Garth Peterson, the ex-Morgan Stanley Real Estate Investing (MSREI) head of China, was sentenced to serve nine months in prison yesterday for conspiring to evade Morgan Stanley’s internal controls in an effort to enrich himself, a Chinese government official and a Canadian lawyer.
Peterson pleaded guilty in a New York federal court in April for actions taken in the early to late noughties related to transfers of a stake in a Shanghai apartment block. The transfers happened, at a discount, from a MSREI opportunity fund to offshore companies controlled by Peterson, Wu Yonghua, the former chairman of state-owned company Shanghai Yongye Enterprise, and the lawyer whose identity has yet to be reported.
The investigation, first by Morgan Stanley and then by the US authorities, into Peterson’s actions was treated seriously particularly given he also circumvented the Foreign Corrupt Practices Act (FCPA). Peterson was accused of secretly buying the stake in the Shanghai apartment with his co-conspirators partly to gain favorable access to other deals for MSREI in China.
The US Department of Justice (DoJ) said in an announcement at the time of Peterson’s plea that he could face a maximum prison sentence of five years and a fine of $250,000. In a separate but related action, the US Securities and Exchange Commission (SEC) wanted him barred from practicing in the securities industry and for him to relinquish his holding in the appartment and to pay a civil penalty.
At yesterday’s sentencing he received no fine.
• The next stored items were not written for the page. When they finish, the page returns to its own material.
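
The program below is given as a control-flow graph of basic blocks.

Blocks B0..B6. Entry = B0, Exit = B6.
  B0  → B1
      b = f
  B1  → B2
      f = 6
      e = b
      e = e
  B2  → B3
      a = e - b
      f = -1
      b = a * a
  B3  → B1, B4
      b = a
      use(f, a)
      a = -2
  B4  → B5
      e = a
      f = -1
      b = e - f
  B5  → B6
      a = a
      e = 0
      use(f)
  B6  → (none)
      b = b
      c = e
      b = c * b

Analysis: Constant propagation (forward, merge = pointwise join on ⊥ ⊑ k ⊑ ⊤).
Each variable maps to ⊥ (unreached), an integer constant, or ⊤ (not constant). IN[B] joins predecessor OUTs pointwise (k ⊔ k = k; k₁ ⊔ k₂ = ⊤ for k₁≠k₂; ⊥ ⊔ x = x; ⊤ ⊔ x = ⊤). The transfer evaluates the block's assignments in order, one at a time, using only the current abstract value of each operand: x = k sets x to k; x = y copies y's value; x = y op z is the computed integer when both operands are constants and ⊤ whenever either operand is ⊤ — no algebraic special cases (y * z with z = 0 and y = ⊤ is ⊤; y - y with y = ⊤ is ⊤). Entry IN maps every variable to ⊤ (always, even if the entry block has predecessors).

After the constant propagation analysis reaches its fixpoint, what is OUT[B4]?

Converged values:
  B0:  IN=(all ⊤)  OUT=(all ⊤)
  B1:  IN=(all ⊤)  OUT={f:6; rest ⊤}
  B2:  IN={f:6; rest ⊤}  OUT={f:-1; rest ⊤}
  B3:  IN={f:-1; rest ⊤}  OUT={a:-2, f:-1; rest ⊤}
  B4:  IN={a:-2, f:-1; rest ⊤}  OUT={a:-2, b:-1, e:-2, f:-1; rest ⊤}
  B5:  IN={a:-2, b:-1, e:-2, f:-1; rest ⊤}  OUT={a:-2, b:-1, e:0, f:-1; rest ⊤}
  B6:  IN={a:-2, b:-1, e:0, f:-1; rest ⊤}  OUT={a:-2, b:0, c:0, e:0, f:-1; rest ⊤}

Merge at B4: IN[B4] = OUT[B3] = {a: -2, b: ⊤, c: ⊤, d: ⊤, e: ⊤, f: -1}
Applying B4's transfer function to that IN value gives OUT[B4] (row B4 above).

Answer: {a: -2, b: -1, c: ⊤, d: ⊤, e: -2, f: -1}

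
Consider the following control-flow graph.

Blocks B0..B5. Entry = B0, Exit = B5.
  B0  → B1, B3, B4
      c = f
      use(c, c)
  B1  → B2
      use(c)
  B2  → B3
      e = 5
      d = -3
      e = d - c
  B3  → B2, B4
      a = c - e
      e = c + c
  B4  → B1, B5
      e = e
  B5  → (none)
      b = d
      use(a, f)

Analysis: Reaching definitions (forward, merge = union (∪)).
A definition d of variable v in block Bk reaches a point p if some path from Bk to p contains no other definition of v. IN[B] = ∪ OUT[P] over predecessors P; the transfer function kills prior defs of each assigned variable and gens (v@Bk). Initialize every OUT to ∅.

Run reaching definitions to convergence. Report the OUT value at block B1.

Converged values:
  B0: | IN={} | OUT={c@B0}
  B1: | IN={a@B3, c@B0, d@B2, e@B4} | OUT={a@B3, c@B0, d@B2, e@B4}
  B2: | IN={a@B3, c@B0, d@B2, e@B3, e@B4} | OUT={a@B3, c@B0, d@B2, e@B2}
  B3: | IN={a@B3, c@B0, d@B2, e@B2} | OUT={a@B3, c@B0, d@B2, e@B3}
  B4: | IN={a@B3, c@B0, d@B2, e@B3} | OUT={a@B3, c@B0, d@B2, e@B4}
  B5: | IN={a@B3, c@B0, d@B2, e@B4} | OUT={a@B3, b@B5, c@B0, d@B2, e@B4}

Merge at B1: IN[B1] = OUT[B0] ⊔ OUT[B4] = {a@B3, c@B0, d@B2, e@B4}
Applying B1's transfer function to that IN value gives OUT[B1] (row B1 above).

Answer: {a@B3, c@B0, d@B2, e@B4}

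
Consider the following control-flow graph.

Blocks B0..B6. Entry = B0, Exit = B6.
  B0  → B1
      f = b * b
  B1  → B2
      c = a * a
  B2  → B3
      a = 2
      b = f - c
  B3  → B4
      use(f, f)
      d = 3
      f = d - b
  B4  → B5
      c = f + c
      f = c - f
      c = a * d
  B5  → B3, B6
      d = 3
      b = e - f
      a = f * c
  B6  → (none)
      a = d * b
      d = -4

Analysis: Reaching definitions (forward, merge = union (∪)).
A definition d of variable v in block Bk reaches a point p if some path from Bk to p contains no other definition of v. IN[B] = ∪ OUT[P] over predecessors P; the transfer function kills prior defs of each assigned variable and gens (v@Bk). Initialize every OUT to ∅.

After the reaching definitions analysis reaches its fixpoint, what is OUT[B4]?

Answer: {a@B2, a@B5, b@B2, b@B5, c@B4, d@B3, f@B4}

Trace:
Converged values:
  B0:  IN={}  OUT={f@B0}
  B1:  IN={f@B0}  OUT={c@B1, f@B0}
  B2:  IN={c@B1, f@B0}  OUT={a@B2, b@B2, c@B1, f@B0}
  B3:  IN={a@B2, a@B5, b@B2, b@B5, c@B1, c@B4, d@B5, f@B0, f@B4}  OUT={a@B2, a@B5, b@B2, b@B5, c@B1, c@B4, d@B3, f@B3}
  B4:  IN={a@B2, a@B5, b@B2, b@B5, c@B1, c@B4, d@B3, f@B3}  OUT={a@B2, a@B5, b@B2, b@B5, c@B4, d@B3, f@B4}
  B5:  IN={a@B2, a@B5, b@B2, b@B5, c@B4, d@B3, f@B4}  OUT={a@B5, b@B5, c@B4, d@B5, f@B4}
  B6:  IN={a@B5, b@B5, c@B4, d@B5, f@B4}  OUT={a@B6, b@B5, c@B4, d@B6, f@B4}

Merge at B4: IN[B4] = OUT[B3] = {a@B2, a@B5, b@B2, b@B5, c@B1, c@B4, d@B3, f@B3}
Applying B4's transfer function to that IN value gives OUT[B4] (row B4 above).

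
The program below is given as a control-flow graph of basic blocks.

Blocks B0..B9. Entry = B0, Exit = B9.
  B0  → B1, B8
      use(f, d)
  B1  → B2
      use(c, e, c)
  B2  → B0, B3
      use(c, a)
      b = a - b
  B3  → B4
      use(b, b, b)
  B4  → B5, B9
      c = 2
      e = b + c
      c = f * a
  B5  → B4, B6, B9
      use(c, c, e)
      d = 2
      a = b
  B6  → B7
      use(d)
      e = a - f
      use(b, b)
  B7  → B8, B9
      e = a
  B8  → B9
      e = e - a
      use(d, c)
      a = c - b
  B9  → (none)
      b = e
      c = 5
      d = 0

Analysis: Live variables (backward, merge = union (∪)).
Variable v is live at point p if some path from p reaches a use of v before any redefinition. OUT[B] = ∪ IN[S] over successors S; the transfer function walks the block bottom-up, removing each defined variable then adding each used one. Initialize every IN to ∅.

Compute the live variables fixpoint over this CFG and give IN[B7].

Answer: {a, b, c, d}

Derivation:
Converged values:
  B0: | IN={a, b, c, d, e, f} | OUT={a, b, c, d, e, f}
  B1: | IN={a, b, c, d, e, f} | OUT={a, b, c, d, e, f}
  B2: | IN={a, b, c, d, e, f} | OUT={a, b, c, d, e, f}
  B3: | IN={a, b, f} | OUT={a, b, f}
  B4: | IN={a, b, f} | OUT={b, c, e, f}
  B5: | IN={b, c, e, f} | OUT={a, b, c, d, e, f}
  B6: | IN={a, b, c, d, f} | OUT={a, b, c, d}
  B7: | IN={a, b, c, d} | OUT={a, b, c, d, e}
  B8: | IN={a, b, c, d, e} | OUT={e}
  B9: | IN={e} | OUT={}

Merge at B7: OUT[B7] = IN[B8] ⊔ IN[B9] = {a, b, c, d, e}
Applying B7's transfer function to that OUT value gives IN[B7] (row B7 above).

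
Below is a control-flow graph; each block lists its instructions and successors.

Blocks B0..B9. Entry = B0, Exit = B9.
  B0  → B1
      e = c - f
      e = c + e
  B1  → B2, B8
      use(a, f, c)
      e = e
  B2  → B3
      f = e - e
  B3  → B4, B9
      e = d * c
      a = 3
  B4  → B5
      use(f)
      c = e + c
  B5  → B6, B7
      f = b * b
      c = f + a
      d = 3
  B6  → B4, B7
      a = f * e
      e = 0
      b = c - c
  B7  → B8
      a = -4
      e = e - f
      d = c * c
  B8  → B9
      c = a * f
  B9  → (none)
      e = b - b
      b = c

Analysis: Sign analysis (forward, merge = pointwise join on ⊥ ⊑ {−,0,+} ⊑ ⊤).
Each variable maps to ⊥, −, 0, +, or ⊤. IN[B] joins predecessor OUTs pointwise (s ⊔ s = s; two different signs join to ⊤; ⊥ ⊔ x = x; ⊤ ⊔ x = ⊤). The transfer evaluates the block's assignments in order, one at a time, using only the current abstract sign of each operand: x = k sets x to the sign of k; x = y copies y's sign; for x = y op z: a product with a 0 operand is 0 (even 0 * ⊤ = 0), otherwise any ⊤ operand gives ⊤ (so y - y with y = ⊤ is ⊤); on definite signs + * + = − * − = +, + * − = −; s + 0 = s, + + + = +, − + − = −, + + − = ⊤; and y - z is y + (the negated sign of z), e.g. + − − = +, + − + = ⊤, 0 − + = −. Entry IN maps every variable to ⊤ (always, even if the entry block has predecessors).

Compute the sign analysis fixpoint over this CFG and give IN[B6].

Per-block solution:
  B0: | IN=(all ⊤) | OUT=(all ⊤)
  B1: | IN=(all ⊤) | OUT=(all ⊤)
  B2: | IN=(all ⊤) | OUT=(all ⊤)
  B3: | IN=(all ⊤) | OUT={a:+; rest ⊤}
  B4: | IN=(all ⊤) | OUT=(all ⊤)
  B5: | IN=(all ⊤) | OUT={d:+; rest ⊤}
  B6: | IN={d:+; rest ⊤} | OUT={d:+, e:0; rest ⊤}
  B7: | IN={d:+; rest ⊤} | OUT={a:-; rest ⊤}
  B8: | IN=(all ⊤) | OUT=(all ⊤)
  B9: | IN=(all ⊤) | OUT=(all ⊤)

Merge at B6: IN[B6] = OUT[B5] = {a: ⊤, b: ⊤, c: ⊤, d: +, e: ⊤, f: ⊤}

Answer: {a: ⊤, b: ⊤, c: ⊤, d: +, e: ⊤, f: ⊤}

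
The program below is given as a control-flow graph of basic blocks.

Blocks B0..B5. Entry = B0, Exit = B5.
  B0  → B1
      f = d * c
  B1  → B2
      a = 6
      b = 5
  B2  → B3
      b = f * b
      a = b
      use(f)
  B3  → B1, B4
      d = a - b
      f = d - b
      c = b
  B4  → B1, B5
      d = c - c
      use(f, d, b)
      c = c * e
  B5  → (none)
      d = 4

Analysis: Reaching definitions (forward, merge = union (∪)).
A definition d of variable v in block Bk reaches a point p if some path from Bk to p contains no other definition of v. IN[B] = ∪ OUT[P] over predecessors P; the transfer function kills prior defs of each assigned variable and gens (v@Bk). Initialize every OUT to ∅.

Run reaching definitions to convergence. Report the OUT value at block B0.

Answer: {f@B0}

Working:
Converged values:
  B0:  IN={}  OUT={f@B0}
  B1:  IN={a@B2, b@B2, c@B3, c@B4, d@B3, d@B4, f@B0, f@B3}  OUT={a@B1, b@B1, c@B3, c@B4, d@B3, d@B4, f@B0, f@B3}
  B2:  IN={a@B1, b@B1, c@B3, c@B4, d@B3, d@B4, f@B0, f@B3}  OUT={a@B2, b@B2, c@B3, c@B4, d@B3, d@B4, f@B0, f@B3}
  B3:  IN={a@B2, b@B2, c@B3, c@B4, d@B3, d@B4, f@B0, f@B3}  OUT={a@B2, b@B2, c@B3, d@B3, f@B3}
  B4:  IN={a@B2, b@B2, c@B3, d@B3, f@B3}  OUT={a@B2, b@B2, c@B4, d@B4, f@B3}
  B5:  IN={a@B2, b@B2, c@B4, d@B4, f@B3}  OUT={a@B2, b@B2, c@B4, d@B5, f@B3}

B0 is the boundary node: IN[B0] = {}
Applying B0's transfer function to that IN value gives OUT[B0] (row B0 above).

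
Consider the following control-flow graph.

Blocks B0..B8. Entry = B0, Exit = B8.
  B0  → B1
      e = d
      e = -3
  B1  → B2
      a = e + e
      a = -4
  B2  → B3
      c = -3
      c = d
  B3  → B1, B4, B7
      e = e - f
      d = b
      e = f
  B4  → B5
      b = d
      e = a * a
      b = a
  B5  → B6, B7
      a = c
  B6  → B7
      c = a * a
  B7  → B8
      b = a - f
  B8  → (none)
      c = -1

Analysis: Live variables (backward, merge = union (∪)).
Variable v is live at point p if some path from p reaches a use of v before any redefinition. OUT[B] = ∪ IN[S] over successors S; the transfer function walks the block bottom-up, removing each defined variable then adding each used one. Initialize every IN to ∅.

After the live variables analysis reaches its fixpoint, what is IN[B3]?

Answer: {a, b, c, e, f}

Derivation:
Converged values:
  B0:  IN={b, d, f}  OUT={b, d, e, f}
  B1:  IN={b, d, e, f}  OUT={a, b, d, e, f}
  B2:  IN={a, b, d, e, f}  OUT={a, b, c, e, f}
  B3:  IN={a, b, c, e, f}  OUT={a, b, c, d, e, f}
  B4:  IN={a, c, d, f}  OUT={c, f}
  B5:  IN={c, f}  OUT={a, f}
  B6:  IN={a, f}  OUT={a, f}
  B7:  IN={a, f}  OUT={}
  B8:  IN={}  OUT={}

Merge at B3: OUT[B3] = IN[B1] ⊔ IN[B4] ⊔ IN[B7] = {a, b, c, d, e, f}
Applying B3's transfer function to that OUT value gives IN[B3] (row B3 above).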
Furthermore, his custodial sentence of nine months after which he will be subject to supervised release for three years, was considered in some quarters as a light punishment.
The Wall Street Journal reported that prosecutors had wanted Peterson to serve at least four years and three months in jail. But in a separate report by Reuters, one business law professor said judges often impose prison terms of less than one year in FCPA cases, and that the Peterson case underscores the inability of prosecutors to win greater punishments.
In terms of Morgan Stanley, the DOJ determined in April that Morgan Stanley’s system of internal controls had provided reasonable assurances that its staff were not bribing government officials and, as a consequence, would not be bringing any enforcement action against the Wall Street bank related to Peterson’s actions. “The company voluntarily disclosed this matter and has cooperated through the department’s investigation,” it said.
Morgan Stanley itself condemned Peterson’s actions as an “intentional circumvention” of its controls and a “deliberate and egregious violation of our values and policies.” The bank said: “Morgan Stanley is pleased that this matter is resolved. We cooperated fully with the government and we are very satisfied with this outcome.”
Peterson, who was fired in 2008 pending the original, internal investigation, reportedly apologised to his family and to Morgan Stanley for his actions. But in an interview with CNBC on the evening of his sentencing he accused the US government of “lying to the public” by stating Morgan Stanley had “this wonderful compliance programme”.
Despite receiving multiple training sessions and correspondence from Morgan Stanley about complying with the FCPA, Peterson admitted not taking them seriously enough and accused the bank of previously sidelining its importance. “You know that’s not right, but that’s the way it worked,” he said.
He also said: “The DoJ particularly, also the SEC maybe to a lesser extent, are so keen on finding some example they can get by scruff of the neck and say ‘See here? Remember this law? You know, nobody do this again.”